In its new report, “Africa’s Insurance Market Prospects Threatened by Low Commodity Prices and Political Uncertainty,” A.M. Best believes that the balance sheets of (re)insurers are exposed to material volatility arising from the uncertain landscape.

Deniese Imoukhuede, associate director, analytics, and author of the report, said: “Sub-Saharan Africa (re)insurers typically maintain low capital bases while many have thin levels of risk-adjusted capitalisation, when measured by A.M. Best. Therefore, material fluctuations in asset values will have significant consequences for (re)insurers’ balance sheets.”
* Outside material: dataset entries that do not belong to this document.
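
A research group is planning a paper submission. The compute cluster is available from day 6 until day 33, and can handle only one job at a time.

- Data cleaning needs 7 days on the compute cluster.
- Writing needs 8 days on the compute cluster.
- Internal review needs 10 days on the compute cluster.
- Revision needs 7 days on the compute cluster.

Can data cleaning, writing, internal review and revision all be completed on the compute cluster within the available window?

The compute cluster window is 33 − 6 = 27 days.
Running back to back, the jobs need 7 + 8 + 10 + 7 = 32 days on the compute cluster.
Since 32 > 27, they cannot all fit.

No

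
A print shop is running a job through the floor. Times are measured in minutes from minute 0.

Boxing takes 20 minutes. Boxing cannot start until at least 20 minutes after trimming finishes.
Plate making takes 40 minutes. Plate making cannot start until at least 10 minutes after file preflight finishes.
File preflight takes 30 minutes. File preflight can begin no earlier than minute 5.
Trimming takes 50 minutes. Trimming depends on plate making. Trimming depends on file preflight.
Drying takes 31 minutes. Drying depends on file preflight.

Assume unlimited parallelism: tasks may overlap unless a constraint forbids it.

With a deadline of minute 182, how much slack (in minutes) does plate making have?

File preflight waits on its own release at minute 5, so it starts at minute 5 and finishes at 5 + 30 = minute 35.
Plate making waits on file preflight (finishes minute 35, plus 10-minute gap → minute 45), so it starts at minute 45 and finishes at 45 + 40 = minute 85.

Working backward from the deadline:
Boxing must finish by minute 182; it takes 20 minutes, so it must start by 182 − 20 = minute 162.
Since boxing (must start by minute 162, minus 20-minute gap → minute 142) depends on it, trimming must finish by minute 142. Backing off its 50-minute duration gives a latest start of minute 92.
Since trimming (must start by minute 92) depends on it, plate making must finish by minute 92. Backing off its 40-minute duration gives a latest start of minute 52.
So plate making can start as early as minute 45 and as late as minute 52, giving 52 − 45 = 7 minutes of slack.

7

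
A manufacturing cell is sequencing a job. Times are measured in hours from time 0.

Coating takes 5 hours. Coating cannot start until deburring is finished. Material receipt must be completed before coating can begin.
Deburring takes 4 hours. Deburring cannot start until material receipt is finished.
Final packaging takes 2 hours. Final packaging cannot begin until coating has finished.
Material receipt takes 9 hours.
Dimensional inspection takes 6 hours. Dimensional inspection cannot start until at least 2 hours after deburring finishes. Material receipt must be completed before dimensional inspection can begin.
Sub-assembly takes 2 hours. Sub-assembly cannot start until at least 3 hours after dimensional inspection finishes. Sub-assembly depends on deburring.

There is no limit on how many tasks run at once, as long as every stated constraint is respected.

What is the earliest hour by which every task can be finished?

26

Material receipt can start immediately at hour 0; it finishes at hour 9.
Deburring cannot begin until material receipt (finishes hour 9). It runs from hour 9 to 9 + 4 = hour 13.
For coating: deburring (finishes hour 13); material receipt (finishes hour 9). Taking the maximum gives a start of hour 13, and it finishes at 13 + 5 = hour 18.
Final packaging cannot begin until coating (finishes hour 18). It runs from hour 18 to 18 + 2 = hour 20.
Dimensional inspection needs all of deburring (finishes hour 13, plus 2-hour gap → hour 15); material receipt (finishes hour 9). That puts its earliest start at hour 15; it finishes at 15 + 6 = hour 21.
For sub-assembly: dimensional inspection (finishes hour 21, plus 3-hour gap → hour 24); deburring (finishes hour 13). Taking the maximum gives a start of hour 24, and it finishes at 24 + 2 = hour 26.
All tasks are finished once the last one completes. Finish times: Material receipt at 9, Deburring at 13, Dimensional inspection at 21, Coating at 18, Sub-assembly at 26, Final packaging at 20. The latest is hour 26.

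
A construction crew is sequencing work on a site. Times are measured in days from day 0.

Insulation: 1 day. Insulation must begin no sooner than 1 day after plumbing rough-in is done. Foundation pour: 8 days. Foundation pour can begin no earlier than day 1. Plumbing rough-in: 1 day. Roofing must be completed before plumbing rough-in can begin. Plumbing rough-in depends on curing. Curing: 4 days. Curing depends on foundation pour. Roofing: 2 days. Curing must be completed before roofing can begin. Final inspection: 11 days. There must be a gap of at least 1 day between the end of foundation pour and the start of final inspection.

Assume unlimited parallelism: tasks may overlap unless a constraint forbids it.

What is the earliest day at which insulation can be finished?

After its own release at day 1, foundation pour can start at day 1 and finishes at day 9.
After foundation pour (finishes day 9), curing can start at day 9 and finishes at day 13.
Roofing cannot begin until curing (finishes day 13). It runs from day 13 to 13 + 2 = day 15.
Plumbing rough-in needs all of roofing (finishes day 15); curing (finishes day 13). That puts its earliest start at day 15; it finishes at 15 + 1 = day 16.
Insulation waits on plumbing rough-in (finishes day 16, plus 1-day gap → day 17), so it starts at day 17 and finishes at 17 + 1 = day 18.

18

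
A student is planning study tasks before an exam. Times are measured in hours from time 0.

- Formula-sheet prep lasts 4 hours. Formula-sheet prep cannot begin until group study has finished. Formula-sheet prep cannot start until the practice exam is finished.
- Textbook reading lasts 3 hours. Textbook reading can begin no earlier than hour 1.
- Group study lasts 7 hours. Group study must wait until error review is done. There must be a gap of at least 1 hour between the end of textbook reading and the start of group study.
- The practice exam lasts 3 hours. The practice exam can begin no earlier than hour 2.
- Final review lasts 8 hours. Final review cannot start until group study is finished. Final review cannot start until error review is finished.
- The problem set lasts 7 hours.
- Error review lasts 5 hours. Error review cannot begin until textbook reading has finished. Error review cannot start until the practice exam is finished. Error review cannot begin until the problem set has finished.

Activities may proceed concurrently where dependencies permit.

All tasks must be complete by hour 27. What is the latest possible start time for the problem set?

0

Nothing follows formula-sheet prep; the deadline of hour 27 is its only limit. It must start by 27 − 4 = hour 23.
Nothing follows final review; the deadline of hour 27 is its only limit. It must start by 27 − 8 = hour 19.
Group study has several dependents: formula-sheet prep (must start by hour 23); final review (must start by hour 19). The earliest of those limits is hour 19, so group study must start by 19 − 7 = hour 12.
Error review must finish in time for group study (must start by hour 12); final review (must start by hour 19). The tightest is hour 12, so error review must start by 12 − 5 = hour 7.
Since error review (must start by hour 7) depends on it, the problem set must finish by hour 7. Backing off its 7-hour duration gives a latest start of hour 0.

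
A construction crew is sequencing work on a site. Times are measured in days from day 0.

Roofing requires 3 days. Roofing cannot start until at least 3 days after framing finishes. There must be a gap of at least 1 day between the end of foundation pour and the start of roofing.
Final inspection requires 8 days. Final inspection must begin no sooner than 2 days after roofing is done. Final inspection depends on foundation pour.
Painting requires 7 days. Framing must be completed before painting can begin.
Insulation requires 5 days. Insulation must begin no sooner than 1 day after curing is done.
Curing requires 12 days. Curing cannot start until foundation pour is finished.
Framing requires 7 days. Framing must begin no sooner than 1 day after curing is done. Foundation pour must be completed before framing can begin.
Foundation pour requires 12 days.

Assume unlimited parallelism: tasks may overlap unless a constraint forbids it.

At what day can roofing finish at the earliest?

38

Foundation pour has no prerequisites, so it starts at day 0 and finishes at day 12.
After foundation pour (finishes day 12), curing can start at day 12 and finishes at day 24.
Framing needs all of curing (finishes day 24, plus 1-day gap → day 25); foundation pour (finishes day 12). That puts its earliest start at day 25; it finishes at 25 + 7 = day 32.
Roofing has to wait for framing (finishes day 32, plus 3-day gap → day 35); foundation pour (finishes day 12, plus 1-day gap → day 13). The latest of these is day 35, so roofing runs day 35 to 35 + 3 = day 38.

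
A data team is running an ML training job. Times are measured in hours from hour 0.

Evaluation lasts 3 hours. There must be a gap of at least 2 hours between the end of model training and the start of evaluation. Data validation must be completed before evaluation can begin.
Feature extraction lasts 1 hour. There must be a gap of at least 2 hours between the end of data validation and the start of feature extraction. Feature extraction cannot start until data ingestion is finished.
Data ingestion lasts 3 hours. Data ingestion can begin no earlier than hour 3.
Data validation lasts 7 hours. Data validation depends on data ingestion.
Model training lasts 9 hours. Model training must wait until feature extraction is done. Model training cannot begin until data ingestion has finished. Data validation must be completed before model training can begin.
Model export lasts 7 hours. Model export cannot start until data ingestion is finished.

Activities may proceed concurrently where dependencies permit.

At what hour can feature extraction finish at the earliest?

Data ingestion waits on its own release at hour 3, so it starts at hour 3 and finishes at 3 + 3 = hour 6.
Data validation cannot begin until data ingestion (finishes hour 6). It runs from hour 6 to 6 + 7 = hour 13.
Feature extraction needs all of data validation (finishes hour 13, plus 2-hour gap → hour 15); data ingestion (finishes hour 6). That puts its earliest start at hour 15; it finishes at 15 + 1 = hour 16.

16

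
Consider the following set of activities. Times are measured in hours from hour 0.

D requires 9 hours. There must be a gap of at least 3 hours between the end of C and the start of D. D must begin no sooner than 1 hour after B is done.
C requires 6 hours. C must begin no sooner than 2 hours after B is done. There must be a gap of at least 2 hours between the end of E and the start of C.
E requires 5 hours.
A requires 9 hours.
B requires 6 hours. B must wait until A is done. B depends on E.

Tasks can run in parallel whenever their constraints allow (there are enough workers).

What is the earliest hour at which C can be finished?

Nothing blocks E, so it runs from hour 0 to hour 5.
A can start immediately at hour 0; it finishes at hour 9.
For B: A (finishes hour 9); E (finishes hour 5). Taking the maximum gives a start of hour 9, and it finishes at 9 + 6 = hour 15.
For C: B (finishes hour 15, plus 2-hour gap → hour 17); E (finishes hour 5, plus 2-hour gap → hour 7). Taking the maximum gives a start of hour 17, and it finishes at 17 + 6 = hour 23.

23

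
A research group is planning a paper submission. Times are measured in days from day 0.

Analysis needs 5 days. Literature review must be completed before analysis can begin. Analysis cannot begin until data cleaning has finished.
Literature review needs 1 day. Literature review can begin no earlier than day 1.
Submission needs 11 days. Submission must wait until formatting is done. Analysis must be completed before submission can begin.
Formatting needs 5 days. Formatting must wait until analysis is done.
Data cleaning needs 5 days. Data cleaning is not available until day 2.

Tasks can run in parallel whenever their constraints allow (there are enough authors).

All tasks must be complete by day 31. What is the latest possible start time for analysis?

10

Nothing follows submission; the deadline of day 31 is its only limit. It must start by 31 − 11 = day 20.
Formatting feeds into submission (must start by day 20); so formatting must finish by day 20 and therefore start by day 15.
For analysis: formatting (must start by day 15); submission (must start by day 20). The most restrictive is day 15; with a 5-day duration, analysis must start by day 10.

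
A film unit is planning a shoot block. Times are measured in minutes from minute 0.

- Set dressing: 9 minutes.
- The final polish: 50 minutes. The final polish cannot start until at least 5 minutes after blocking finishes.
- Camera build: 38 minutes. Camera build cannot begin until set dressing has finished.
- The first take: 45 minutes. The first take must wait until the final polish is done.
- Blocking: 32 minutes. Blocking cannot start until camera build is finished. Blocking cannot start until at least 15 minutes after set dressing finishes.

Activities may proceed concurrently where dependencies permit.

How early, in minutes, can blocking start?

Set dressing can start immediately at minute 0; it finishes at minute 9.
Camera build waits on set dressing (finishes minute 9), so it starts at minute 9 and finishes at 9 + 38 = minute 47.
Blocking waits on camera build (finishes minute 47); set dressing (finishes minute 9, plus 15-minute gap → minute 24). The latest of these is minute 47, which is the earliest blocking can start.

47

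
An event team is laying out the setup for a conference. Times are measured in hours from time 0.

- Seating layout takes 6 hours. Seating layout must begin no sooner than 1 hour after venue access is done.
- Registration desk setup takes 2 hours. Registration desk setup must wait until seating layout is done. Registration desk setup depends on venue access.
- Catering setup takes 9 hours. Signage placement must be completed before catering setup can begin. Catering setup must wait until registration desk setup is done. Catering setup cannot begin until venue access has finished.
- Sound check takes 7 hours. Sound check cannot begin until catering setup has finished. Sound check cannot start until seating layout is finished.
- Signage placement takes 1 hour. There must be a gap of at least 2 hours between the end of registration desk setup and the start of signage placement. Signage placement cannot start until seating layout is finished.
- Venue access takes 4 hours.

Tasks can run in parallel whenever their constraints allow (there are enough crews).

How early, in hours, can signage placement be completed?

Venue access has no prerequisites, so it starts at hour 0 and finishes at hour 4.
Seating layout cannot begin until venue access (finishes hour 4, plus 1-hour gap → hour 5). It runs from hour 5 to 5 + 6 = hour 11.
Registration desk setup needs all of seating layout (finishes hour 11); venue access (finishes hour 4). That puts its earliest start at hour 11; it finishes at 11 + 2 = hour 13.
Signage placement cannot start until registration desk setup (finishes hour 13, plus 2-hour gap → hour 15); seating layout (finishes hour 11). The controlling bound is hour 15, so signage placement finishes at 15 + 1 = hour 16.

16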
A.M. Best believes that the following factors are key risks to the sector’s financial strength in the region: financial system fragility, asset/liability mismatch and extended delays in premium collection. Deniese Imoukhuede added: “To date, A.M. Best-rated (re)insurers have shown stability in their rating fundamentals, in spite of the underlying difficulties within their operating environments. These companies’ risk-adjusted capitalisations remain at strong levels, mostly due to their large and underutilised capital bases relative to their underwriting risk exposures. Additionally, balance sheet strengths are supported by a high quality reinsurance panel, and in some cases, strengthened reserve provisions owing to mounting inflationary pressures.”